To test their hypothesis, the scientists developed a “gut substrate trap”—a biodegradable polymer that binds to D-lactate inside the intestine and prevents it from entering the bloodstream. Mice with obesity that were fed the polymer had better blood sugar control, less insulin resistance, and reduced signs of liver inflammation and fibrosis—even though their weight and diet stayed the same.

“Instead of targeting hormones or the liver directly, we’re intercepting a microbial fuel source before it can do harm,” said Schertzer, who also holds a Canada Research Chair in Metabolic Inflammation.

Key findings from the study include:

  • People and mice with obesity had significantly higher blood levels of D-lactate, but not L-lactate
  • A single gut bacterial strain producing more D-lactate raised blood glucose in mice
  • Dietary polymers made of L-lactate trapped D-lactate in the gut, increasing its excretion in feces
  • This “D-lactate trap” improved insulin sensitivity and lowered liver inflammation and fibrosis in obese mice

A Microbial Shortcut to Fatty Liver?

The polymer treatment also proved effective in a mouse model of metabolic dysfunction-associated steatohepatitis (MASH), a progressive form of fatty liver disease. Mice that received the D-lactate-trapping polymer had less liver scarring, fewer activated immune cells, and lower markers of inflammation.

“We found that oral delivery of specific poly-L-lactides forces the excretion of gut D-lactate, lowering blood D-lactate and improving liver outcomes,” the authors wrote. Notably, these effects occurred without altering overall food intake, body weight, or gut bacteria composition.

What Makes D-Lactate So Potent?

Although D-lactate appears in the body in much lower quantities than L-lactate, it may be more metabolically disruptive. The team showed that D-lactate promotes the formation of liver fat and glucose more efficiently than its better-known twin. It also activates immune cells in the liver that are linked to disease progression.

“D-lactate may be a more efficient substrate for liver mitochondrial respiration,” the authors note.
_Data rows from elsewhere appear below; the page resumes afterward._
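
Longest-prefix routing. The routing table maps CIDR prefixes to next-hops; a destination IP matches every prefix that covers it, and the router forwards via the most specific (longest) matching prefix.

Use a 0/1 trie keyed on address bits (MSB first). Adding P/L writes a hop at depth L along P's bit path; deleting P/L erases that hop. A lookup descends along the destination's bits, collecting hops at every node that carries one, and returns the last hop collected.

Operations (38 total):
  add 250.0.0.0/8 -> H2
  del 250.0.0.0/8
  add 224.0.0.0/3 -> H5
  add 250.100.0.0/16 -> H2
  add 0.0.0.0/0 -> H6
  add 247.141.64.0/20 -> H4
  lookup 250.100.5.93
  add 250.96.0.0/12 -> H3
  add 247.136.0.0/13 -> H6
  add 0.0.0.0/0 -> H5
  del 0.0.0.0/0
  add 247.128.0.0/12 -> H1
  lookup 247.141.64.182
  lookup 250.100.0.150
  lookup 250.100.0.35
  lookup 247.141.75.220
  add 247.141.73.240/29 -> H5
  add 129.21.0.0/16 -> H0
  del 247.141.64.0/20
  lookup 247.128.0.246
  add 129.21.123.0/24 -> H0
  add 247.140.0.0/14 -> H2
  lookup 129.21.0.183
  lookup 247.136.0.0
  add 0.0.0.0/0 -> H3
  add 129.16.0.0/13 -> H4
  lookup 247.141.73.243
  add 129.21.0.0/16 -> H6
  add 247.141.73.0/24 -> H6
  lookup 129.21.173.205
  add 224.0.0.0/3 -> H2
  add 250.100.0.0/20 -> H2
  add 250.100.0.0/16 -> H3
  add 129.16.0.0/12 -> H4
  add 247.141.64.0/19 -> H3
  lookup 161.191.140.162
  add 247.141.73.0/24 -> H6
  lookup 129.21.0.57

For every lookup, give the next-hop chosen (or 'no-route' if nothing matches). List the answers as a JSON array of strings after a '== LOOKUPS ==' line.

Apply in order:
  + 250.0.0.0/8 (H2) depth=8
  - 250.0.0.0/8 clear@8
  + 224.0.0.0/3 (H5) depth=3
  + 250.100.0.0/16 (H2) depth=16
  + 0.0.0.0/0 (H6) depth=0
  + 247.141.64.0/20 (H4) depth=20
  Q 250.100.5.93: descend 1111101001100100 ; hops seen [H6,H5,H2] ; pick H2
  + 250.96.0.0/12 (H3) depth=12
  + 247.136.0.0/13 (H6) depth=13
  + 0.0.0.0/0 (H5) depth=0
  - 0.0.0.0/0 clear@0
  + 247.128.0.0/12 (H1) depth=12
  Q 247.141.64.182: descend 11110111100011010100 ; hops seen [H5,H1,H6,H4] ; pick H4
  Q 250.100.0.150: descend 1111101001100100 ; hops seen [H5,H3,H2] ; pick H2
  Q 250.100.0.35: descend 1111101001100100 ; hops seen [H5,H3,H2] ; pick H2
  Q 247.141.75.220: descend 11110111100011010100 ; hops seen [H5,H1,H6,H4] ; pick H4
  + 247.141.73.240/29 (H5) depth=29
  + 129.21.0.0/16 (H0) depth=16
  - 247.141.64.0/20 clear@20
  Q 247.128.0.246: descend 111101111000 ; hops seen [H5,H1] ; pick H1
  + 129.21.123.0/24 (H0) depth=24
  + 247.140.0.0/14 (H2) depth=14
  Q 129.21.0.183: descend 10000001000101010 ; hops seen [H0] ; pick H0
  Q 247.136.0.0: descend 1111011110001 ; hops seen [H5,H1,H6] ; pick H6
  + 0.0.0.0/0 (H3) depth=0
  + 129.16.0.0/13 (H4) depth=13
  Q 247.141.73.243: descend 11110111100011010100100111110 ; hops seen [H3,H5,H1,H6,H2,H5] ; pick H5
  + 129.21.0.0/16 (H6) depth=16
  + 247.141.73.0/24 (H6) depth=24
  Q 129.21.173.205: descend 1000000100010101 ; hops seen [H3,H4,H6] ; pick H6
  + 224.0.0.0/3 (H2) depth=3
  + 250.100.0.0/20 (H2) depth=20
  + 250.100.0.0/16 (H3) depth=16
  + 129.16.0.0/12 (H4) depth=12
  + 247.141.64.0/19 (H3) depth=19
  Q 161.191.140.162: descend 10 ; hops seen [H3] ; pick H3
  + 247.141.73.0/24 (H6) depth=24
  Q 129.21.0.57: descend 10000001000101010 ; hops seen [H3,H4,H4,H6] ; pick H6

== LOOKUPS ==
["H2","H4","H2","H2","H4","H1","H0","H6","H5","H6","H3","H6"]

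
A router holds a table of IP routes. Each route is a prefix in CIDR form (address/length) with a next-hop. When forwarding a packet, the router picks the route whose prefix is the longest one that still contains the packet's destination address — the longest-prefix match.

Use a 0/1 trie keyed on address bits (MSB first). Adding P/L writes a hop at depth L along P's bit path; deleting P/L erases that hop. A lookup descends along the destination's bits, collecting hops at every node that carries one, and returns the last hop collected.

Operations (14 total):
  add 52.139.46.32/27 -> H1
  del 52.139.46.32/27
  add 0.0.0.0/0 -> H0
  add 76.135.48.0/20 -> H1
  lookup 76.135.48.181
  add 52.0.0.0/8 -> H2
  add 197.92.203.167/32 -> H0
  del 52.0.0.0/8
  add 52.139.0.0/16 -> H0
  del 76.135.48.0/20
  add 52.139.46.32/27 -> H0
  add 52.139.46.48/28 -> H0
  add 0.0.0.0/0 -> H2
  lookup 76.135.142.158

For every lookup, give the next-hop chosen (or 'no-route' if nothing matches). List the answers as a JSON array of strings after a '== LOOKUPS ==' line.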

Still, they emphasize that more work is needed to understand exactly how D-lactate contributes to metabolic disease in humans and how its metabolism differs from that of L-lactate.
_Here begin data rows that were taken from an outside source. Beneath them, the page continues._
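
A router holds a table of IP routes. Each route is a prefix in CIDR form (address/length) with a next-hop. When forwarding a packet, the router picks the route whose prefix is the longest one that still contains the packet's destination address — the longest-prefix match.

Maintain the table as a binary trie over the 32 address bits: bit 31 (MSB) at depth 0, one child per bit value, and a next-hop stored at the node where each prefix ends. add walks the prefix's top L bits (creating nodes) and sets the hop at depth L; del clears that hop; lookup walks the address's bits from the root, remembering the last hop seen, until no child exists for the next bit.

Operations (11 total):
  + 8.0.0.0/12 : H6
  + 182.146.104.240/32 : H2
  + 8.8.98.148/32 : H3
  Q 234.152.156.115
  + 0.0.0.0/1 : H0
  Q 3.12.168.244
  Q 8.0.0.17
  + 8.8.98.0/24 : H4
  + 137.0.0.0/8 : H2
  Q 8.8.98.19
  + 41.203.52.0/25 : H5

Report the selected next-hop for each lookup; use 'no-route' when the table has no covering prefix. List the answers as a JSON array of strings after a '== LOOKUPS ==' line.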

Implications for Human Health

While most of the data come from mouse models, the researchers found elevated D-lactate levels in people with obesity, suggesting human relevance. They caution that future studies are needed to confirm whether the gut trap strategy works in humans and how it might integrate with other diabetes or liver disease treatments.

“This adds a microbial layer to the Cori cycle,” said Schertzer. “And it shows that stopping a single microbial metabolite in the gut can have far-reaching benefits for metabolism and liver health.”

As scientists continue to explore how the microbiome shapes chronic disease, this study offers a powerful example of how targeting bacterial byproducts could offer a new path to treatment—without ever touching human cells directly.